Eu sei lá por que pensei no Brasil atual ao ler esse conto macabro de Edgar Allan Poe. Só sei que todo cuidado com a Morte Vermelha é pouco. Eis o trecho de abertura e o de conclusão:
Havia muito tempo que a “Morte Escarlate” devastava todo o país. Jamais uma peste fora tão letal e tão terrível. O sangue era a sua encarnação e o seu sinal: o vermelho e o horror do sangue. Começava com dores agudas, com um desvanecimento súbito, e logo os poros se punham a sangrar abundantemente. Sobrevinha, então, a decomposição. Manchas escarlates no corpo e, notadamente, no rosto da vítima, segregavam-na da humanidade e a afastavam de todo socorro e de toda compaixão. O contágio, o progresso e o fim da enfermidade consumiam apenas meia hora.
[…]
Ecoou um grito agudo e o punhal caiu, como um relâmpago, sobre o tapete fúnebre, onde o Príncipe o Príncipe Próspero tombou morto, instantaneamente. Então, invocando a frenética coragem do desespero, a multidão de mascarados precipitou-se à sala negra, e, agarrando-se ao desconhecido, que se mantinha imóvel e ereto como uma grande estátua à sombra do carrilhão, viu-se presa de um terror inominável, ao perceber que não havia forma tangível alguma sob a mortalha e sob a máscara cadavérica.

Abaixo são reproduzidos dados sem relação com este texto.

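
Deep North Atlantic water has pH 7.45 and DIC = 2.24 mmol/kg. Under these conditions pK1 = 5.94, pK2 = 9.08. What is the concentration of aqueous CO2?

α₀ = 1 / (1 + K1/[H⁺] + K1K2/[H⁺]²) = 1 / (1 + 10^+1.51 + 10^-0.12)
   = 1 / (1 + 32.359 + 0.75858) = 1/34.118 = 0.02931
[CO2*] = α₀ × DIC = 0.02931 × 2.24 = 0.0657 mmol/kg

[CO2*] = 0.0657 mmol/kg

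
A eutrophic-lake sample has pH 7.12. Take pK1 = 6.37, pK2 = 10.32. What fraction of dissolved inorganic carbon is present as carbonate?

α₂ = 1 / (1 + [H⁺]/K2 + [H⁺]²/(K1K2)) = 1 / (1 + 10^+3.20 + 10^+2.45)
   = 1 / (1 + 1584.9 + 281.84) = 1/1867.7 = 0.0005354

α₂ = 0.000535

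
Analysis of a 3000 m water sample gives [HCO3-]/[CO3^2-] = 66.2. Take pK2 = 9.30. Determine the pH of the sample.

pH = 7.48

From K2 = [H⁺][CO3^2-]/[HCO3-]:  pH = pK2 − log₁₀([HCO3-]/[CO3^2-])
log₁₀(66.2) = +1.821
pH = 9.30 − (+1.821) = 7.48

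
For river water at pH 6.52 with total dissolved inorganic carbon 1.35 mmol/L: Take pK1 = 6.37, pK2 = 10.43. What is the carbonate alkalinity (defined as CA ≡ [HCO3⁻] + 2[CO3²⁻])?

CA = [HCO3⁻] + 2[CO3²⁻] = (α₁ + 2α₂)·DIC
At pH 6.52: [H⁺]/K1 = 10^-0.15 = 0.70795, K2/[H⁺] = 10^-3.91 = 0.00012303
α₁ = 1/(1 + 0.70795 + 0.00012303) = 1/1.7081 = 0.5855; α₂ = α₁·K2/[H⁺] = 7.203×10^-5
α₁ + 2α₂ = 0.5856
CA = 0.5856 × 1.35 = 0.791 mmol/L

CA = 0.791 mmol/L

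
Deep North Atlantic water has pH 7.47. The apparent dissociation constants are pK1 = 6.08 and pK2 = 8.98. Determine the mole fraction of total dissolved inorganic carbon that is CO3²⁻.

α₂ = 0.0288

α₂ = 1 / (1 + [H⁺]/K2 + [H⁺]²/(K1K2)) = 1 / (1 + 10^+1.51 + 10^+0.12)
   = 1 / (1 + 32.359 + 1.3183) = 1/34.678 = 0.02884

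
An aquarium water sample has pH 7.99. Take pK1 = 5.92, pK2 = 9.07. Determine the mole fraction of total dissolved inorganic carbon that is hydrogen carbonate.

α₁ = 0.916

α₁ = 1 / (1 + [H⁺]/K1 + K2/[H⁺]) = 1 / (1 + 10^-2.07 + 10^-1.08)
   = 1 / (1 + 0.0085114 + 0.083176) = 1/1.0917 = 0.9160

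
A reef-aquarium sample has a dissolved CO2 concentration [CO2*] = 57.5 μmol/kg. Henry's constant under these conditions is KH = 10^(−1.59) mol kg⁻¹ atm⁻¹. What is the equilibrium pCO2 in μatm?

KH = 10^(−1.59) = 2.570×10^-2 mol kg⁻¹ atm⁻¹
pCO2 = [CO2*]/KH = 57.5×10^-6 / 2.570×10^-2 = 2.24×10^-3 atm = 2240 μatm

pCO2 = 2240 μatm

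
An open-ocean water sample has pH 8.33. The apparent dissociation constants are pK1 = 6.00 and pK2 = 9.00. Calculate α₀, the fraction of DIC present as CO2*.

α₀ = 0.00384

α₀ = 1 / (1 + K1/[H⁺] + K1K2/[H⁺]²) = 1 / (1 + 10^+2.33 + 10^+1.66)
   = 1 / (1 + 213.80 + 45.709) = 1/260.51 = 0.003839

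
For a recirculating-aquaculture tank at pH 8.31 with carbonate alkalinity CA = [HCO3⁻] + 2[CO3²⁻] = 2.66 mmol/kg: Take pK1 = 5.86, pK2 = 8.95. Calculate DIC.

CA = [HCO3⁻] + 2[CO3²⁻] = (α₁ + 2α₂)·DIC
At pH 8.31: [H⁺]/K1 = 10^-2.45 = 0.0035481, K2/[H⁺] = 10^-0.64 = 0.22909
α₁ = 1/(1 + 0.0035481 + 0.22909) = 1/1.2326 = 0.8113; α₂ = α₁·K2/[H⁺] = 0.1859
α₁ + 2α₂ = 1.1830
DIC = CA / (α₁ + 2α₂) = 2.66 / 1.1830 = 2.25 mmol/kg

DIC = 2.25 mmol/kg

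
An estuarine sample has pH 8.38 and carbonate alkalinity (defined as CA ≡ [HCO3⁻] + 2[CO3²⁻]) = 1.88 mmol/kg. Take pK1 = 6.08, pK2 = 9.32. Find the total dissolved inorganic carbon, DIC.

CA = [HCO3⁻] + 2[CO3²⁻] = (α₁ + 2α₂)·DIC
At pH 8.38: [H⁺]/K1 = 10^-2.30 = 0.0050119, K2/[H⁺] = 10^-0.94 = 0.11482
α₁ = 1/(1 + 0.0050119 + 0.11482) = 1/1.1198 = 0.8930; α₂ = α₁·K2/[H⁺] = 0.1025
α₁ + 2α₂ = 1.0981
DIC = CA / (α₁ + 2α₂) = 1.88 / 1.0981 = 1.71 mmol/kg

DIC = 1.71 mmol/kg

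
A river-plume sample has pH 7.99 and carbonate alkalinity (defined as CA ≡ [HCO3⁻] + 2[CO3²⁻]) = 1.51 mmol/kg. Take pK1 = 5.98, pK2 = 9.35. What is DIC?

DIC = 1.46 mmol/kg

CA = [HCO3⁻] + 2[CO3²⁻] = (α₁ + 2α₂)·DIC
At pH 7.99: [H⁺]/K1 = 10^-2.01 = 0.0097724, K2/[H⁺] = 10^-1.36 = 0.043652
α₁ = 1/(1 + 0.0097724 + 0.043652) = 1/1.0534 = 0.9493; α₂ = α₁·K2/[H⁺] = 0.04144
α₁ + 2α₂ = 1.0322
DIC = CA / (α₁ + 2α₂) = 1.51 / 1.0322 = 1.46 mmol/kg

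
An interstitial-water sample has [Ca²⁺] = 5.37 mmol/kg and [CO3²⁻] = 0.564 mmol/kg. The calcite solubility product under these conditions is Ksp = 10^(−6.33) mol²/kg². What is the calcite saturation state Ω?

Ω = 6.48

Ksp = 10^(−6.33) = 4.677×10^-7
Ω = [Ca²⁺][CO3²⁻]/Ksp = (5.37×10^-3)(0.564×10^-3) / 4.677×10^-7 = 6.48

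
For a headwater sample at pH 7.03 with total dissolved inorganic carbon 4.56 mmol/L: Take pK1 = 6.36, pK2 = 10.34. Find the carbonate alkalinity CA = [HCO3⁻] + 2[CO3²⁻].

CA = [HCO3⁻] + 2[CO3²⁻] = (α₁ + 2α₂)·DIC
At pH 7.03: [H⁺]/K1 = 10^-0.67 = 0.21380, K2/[H⁺] = 10^-3.31 = 0.00048978
α₁ = 1/(1 + 0.21380 + 0.00048978) = 1/1.2143 = 0.8235; α₂ = α₁·K2/[H⁺] = 0.0004033
α₁ + 2α₂ = 0.8243
CA = 0.8243 × 4.56 = 3.76 mmol/L

CA = 3.76 mmol/L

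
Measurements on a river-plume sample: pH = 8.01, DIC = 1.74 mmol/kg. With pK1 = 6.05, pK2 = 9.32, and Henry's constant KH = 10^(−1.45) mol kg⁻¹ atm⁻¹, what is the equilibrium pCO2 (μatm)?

pCO2 = 507 μatm

α₀ = 1 / (1 + K1/[H⁺] + K1K2/[H⁺]²) = 1 / (1 + 10^+1.96 + 10^+0.65)
   = 1 / (1 + 91.201 + 4.4668) = 1/96.668 = 0.01034
[CO2*] = α₀ × DIC = 0.01034 × 1.74 = 0.01800 mmol/kg = 18.00 μmol/kg
pCO2 = [CO2*]/KH = 1.800×10^-5 / 3.548×10^-2 = 507 μatm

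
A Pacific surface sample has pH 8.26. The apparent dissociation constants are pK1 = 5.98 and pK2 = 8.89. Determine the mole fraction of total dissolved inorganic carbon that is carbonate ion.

α₂ = 1 / (1 + [H⁺]/K2 + [H⁺]²/(K1K2)) = 1 / (1 + 10^+0.63 + 10^-1.65)
   = 1 / (1 + 4.2658 + 0.022387) = 1/5.2882 = 0.1891

α₂ = 0.189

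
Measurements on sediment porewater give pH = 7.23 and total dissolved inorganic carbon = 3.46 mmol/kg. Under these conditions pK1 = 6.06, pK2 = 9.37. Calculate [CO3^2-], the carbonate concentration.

[CO3²⁻] = 0.0233 mmol/kg

α₂ = 1 / (1 + [H⁺]/K2 + [H⁺]²/(K1K2)) = 1 / (1 + 10^+2.14 + 10^+0.97)
   = 1 / (1 + 138.04 + 9.3325) = 1/148.37 = 0.006740
[CO3²⁻] = α₂ × DIC = 0.006740 × 3.46 = 0.0233 mmol/kg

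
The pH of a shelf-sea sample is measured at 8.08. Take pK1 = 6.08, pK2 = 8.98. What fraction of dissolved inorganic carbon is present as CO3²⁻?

α₂ = 1 / (1 + [H⁺]/K2 + [H⁺]²/(K1K2)) = 1 / (1 + 10^+0.90 + 10^-1.10)
   = 1 / (1 + 7.9433 + 0.079433) = 1/9.0227 = 0.1108

α₂ = 0.111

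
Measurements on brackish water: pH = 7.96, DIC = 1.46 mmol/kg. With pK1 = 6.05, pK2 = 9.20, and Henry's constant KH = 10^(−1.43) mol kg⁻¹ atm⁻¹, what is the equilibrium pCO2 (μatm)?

α₀ = 1 / (1 + K1/[H⁺] + K1K2/[H⁺]²) = 1 / (1 + 10^+1.91 + 10^+0.67)
   = 1 / (1 + 81.283 + 4.6774) = 1/86.960 = 0.01150
[CO2*] = α₀ × DIC = 0.01150 × 1.46 = 0.01679 mmol/kg = 16.79 μmol/kg
pCO2 = [CO2*]/KH = 1.679×10^-5 / 3.715×10^-2 = 452 μatm

pCO2 = 452 μatm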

Todos reconheceram, então, que ali estava presente a “Morte Escarlate”. Ela se insinuara como um ladrão noturno.
E todos os convivas tombaram, um a um, nos salões das orgias, manchados de sangue, morrendo na mesma postura desesperada com a qual desabaram.
E a vida do relógio de ébano se extinguiu com a do último daqueles seres licenciosos. E murcharam as chamas das trípodas. E as Trevas, e a Ruína e a “Morte Escarlate” deitaram sobre tudo o seu ilimitado domínio.
Sinistro, não? Será que ele estava antecipando o Ebola ou o bolivarianismo?